Important as ESMA’s monthly updates to its public register might be for the transparency of the overall framework, most market participants would not want to wait for a press release to find out whether or not a given security can be traded in the dark. Using data to analyse trading patterns and predict DVC suspensions offers a more compelling way to manage trading and order routing decisions and avoid sudden surprises.
Not every suspension is easy to predict, as market participants have already seen.
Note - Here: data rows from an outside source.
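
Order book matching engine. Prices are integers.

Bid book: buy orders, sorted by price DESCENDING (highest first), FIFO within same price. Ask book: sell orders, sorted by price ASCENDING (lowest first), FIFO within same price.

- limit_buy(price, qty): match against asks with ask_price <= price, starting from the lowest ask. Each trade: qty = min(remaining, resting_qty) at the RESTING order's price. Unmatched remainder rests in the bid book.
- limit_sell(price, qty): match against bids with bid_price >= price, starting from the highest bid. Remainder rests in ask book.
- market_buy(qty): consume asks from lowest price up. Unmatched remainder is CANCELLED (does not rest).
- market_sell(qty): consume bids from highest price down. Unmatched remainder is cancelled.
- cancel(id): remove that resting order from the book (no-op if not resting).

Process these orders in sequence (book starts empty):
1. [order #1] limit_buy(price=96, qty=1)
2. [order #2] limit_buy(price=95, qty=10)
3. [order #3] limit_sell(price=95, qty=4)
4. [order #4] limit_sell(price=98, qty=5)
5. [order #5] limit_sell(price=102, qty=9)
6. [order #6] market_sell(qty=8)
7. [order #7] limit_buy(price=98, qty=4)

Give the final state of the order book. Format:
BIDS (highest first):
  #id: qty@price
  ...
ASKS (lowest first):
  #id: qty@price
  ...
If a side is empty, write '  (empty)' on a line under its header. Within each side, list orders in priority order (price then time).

Answer: BIDS (highest first):
  (empty)
ASKS (lowest first):
  #4: 1@98
  #5: 9@102

Derivation:
After op 1 [order #1] limit_buy(price=96, qty=1): fills=none; bids=[#1:1@96] asks=[-]
After op 2 [order #2] limit_buy(price=95, qty=10): fills=none; bids=[#1:1@96 #2:10@95] asks=[-]
After op 3 [order #3] limit_sell(price=95, qty=4): fills=#1x#3:1@96 #2x#3:3@95; bids=[#2:7@95] asks=[-]
After op 4 [order #4] limit_sell(price=98, qty=5): fills=none; bids=[#2:7@95] asks=[#4:5@98]
After op 5 [order #5] limit_sell(price=102, qty=9): fills=none; bids=[#2:7@95] asks=[#4:5@98 #5:9@102]
After op 6 [order #6] market_sell(qty=8): fills=#2x#6:7@95; bids=[-] asks=[#4:5@98 #5:9@102]
After op 7 [order #7] limit_buy(price=98, qty=4): fills=#7x#4:4@98; bids=[-] asks=[#4:1@98 #5:9@102]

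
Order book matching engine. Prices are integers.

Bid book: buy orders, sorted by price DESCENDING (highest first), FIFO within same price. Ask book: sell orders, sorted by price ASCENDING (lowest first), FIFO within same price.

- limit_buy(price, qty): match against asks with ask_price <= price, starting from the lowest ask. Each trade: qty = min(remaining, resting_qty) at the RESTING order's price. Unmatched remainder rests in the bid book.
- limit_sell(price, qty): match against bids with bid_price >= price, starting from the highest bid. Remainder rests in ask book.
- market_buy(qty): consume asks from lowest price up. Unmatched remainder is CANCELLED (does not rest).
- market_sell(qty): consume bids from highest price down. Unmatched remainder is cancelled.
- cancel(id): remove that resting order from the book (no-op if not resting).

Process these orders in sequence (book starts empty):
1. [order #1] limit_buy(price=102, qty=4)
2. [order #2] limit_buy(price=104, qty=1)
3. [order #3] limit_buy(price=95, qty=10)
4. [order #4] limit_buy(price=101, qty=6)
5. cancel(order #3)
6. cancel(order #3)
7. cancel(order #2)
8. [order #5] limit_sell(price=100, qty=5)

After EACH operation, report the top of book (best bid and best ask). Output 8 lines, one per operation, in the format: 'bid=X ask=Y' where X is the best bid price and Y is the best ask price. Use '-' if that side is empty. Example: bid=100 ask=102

After op 1 [order #1] limit_buy(price=102, qty=4): fills=none; bids=[#1:4@102] asks=[-]
After op 2 [order #2] limit_buy(price=104, qty=1): fills=none; bids=[#2:1@104 #1:4@102] asks=[-]
After op 3 [order #3] limit_buy(price=95, qty=10): fills=none; bids=[#2:1@104 #1:4@102 #3:10@95] asks=[-]
After op 4 [order #4] limit_buy(price=101, qty=6): fills=none; bids=[#2:1@104 #1:4@102 #4:6@101 #3:10@95] asks=[-]
After op 5 cancel(order #3): fills=none; bids=[#2:1@104 #1:4@102 #4:6@101] asks=[-]
After op 6 cancel(order #3): fills=none; bids=[#2:1@104 #1:4@102 #4:6@101] asks=[-]
After op 7 cancel(order #2): fills=none; bids=[#1:4@102 #4:6@101] asks=[-]
After op 8 [order #5] limit_sell(price=100, qty=5): fills=#1x#5:4@102 #4x#5:1@101; bids=[#4:5@101] asks=[-]

Answer: bid=102 ask=-
bid=104 ask=-
bid=104 ask=-
bid=104 ask=-
bid=104 ask=-
bid=104 ask=-
bid=102 ask=-
bid=101 ask=-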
BP is one of the largest and most widely traded stocks in Europe, but while the majority of FTSE100 stocks were included in the initial round of suspensions in March, dark trading in BP stock surprisingly did not exceed the DVC thresholds.
It was perhaps natural to assume BP might be suspended, but careful analysis of ESMA’s data shows that dark trading of the stock under the designated waivers actually fell below the 4% and 8% caps during the initial evaluation period, though those thresholds were subsequently exceeded and BP was therefore suspended later on.
Leveraging data and analytics
Whether or not the DVCs are achieving the objective of driving more trading away from dark pools and onto central limit order books is a question for regulators to address, but as the volume of historical suspension data grows, it will gradually become more apparent how the framework is impacting execution decisions and liquidity on trading venues across Europe.
By analysing the eligible volume in the stocks potentially affected by each successive round of ESMA announcements since March 2018, one can make certain assumptions about which stocks can be expected to be suspended in the future, and where trading in those names might shift as a result.
This kind of analysis is complex and involves the use of new data sets as well as a willingness to make certain assumptions and predictions, but it will be essential if the DVC framework is to be managed effectively in the future. Only with accurate data and sophisticated analysis will traders be able to pre-empt ESMA’s deliberations and make the right decisions in good time on how to route trades in securities that might be at risk of suspension from dark pools.